Anne Walsh, Pretty World

Here's a nice one: Twelve tracks of easygoing, string-enrobed bossa nova, balladry, and even a couple of more adventurous jazz tunes, each sung beautifully by Massachusetts native Anne Walsh, now residing in Los Angeles, where she performs and teaches. "At age seven, I wanted to be Shirley Jones," she has joked, and on the way to living that dream, she first studied and practiced music therapy, then earned a master's degree in voice, and currently serves on the faculty of L.A.'s Americn Musical and Dramatic Academy. Pretty World, her first album of jazz and jazz-pop (her previous recordings include albums of lullabies and sacred music) features a variety of material from the likes of Cole Porter, Sergio Mendes, Antonio Carlos Jobim, Suzanne Vega, and more. Interestingly, Walsh commissioned lyrics for three previously instrumental jazz numbers: Don Grolnick's "Pools," Pat Metheny's "So May It Secretly Begin," and Keith Jarrett's "My Song." The lyrics, penned by drummer Joe DeRenzo, give a nice original touch to the album.

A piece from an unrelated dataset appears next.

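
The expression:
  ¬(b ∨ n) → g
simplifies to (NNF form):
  b ∨ g ∨ n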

Walsh has a lovely voice and is an expert interpreter of songs, bringing at once full-bodied emotion and cool control to her music, which is a pretty appealing combination in the kind of laid-back, Brazilian jazz-influenced setting she and husband/pianist/arranger/producer Tom Zink present here. The title track, Jobim's "Waters of March," "My Favorite Things," Vega's "Caramel," and the aforementioned "Pools" are early favorites, but the whole album is a pleasing, relaxing listen and is likely to make even reluctant listeners smile. And more smiles, of course, make for a prettier world.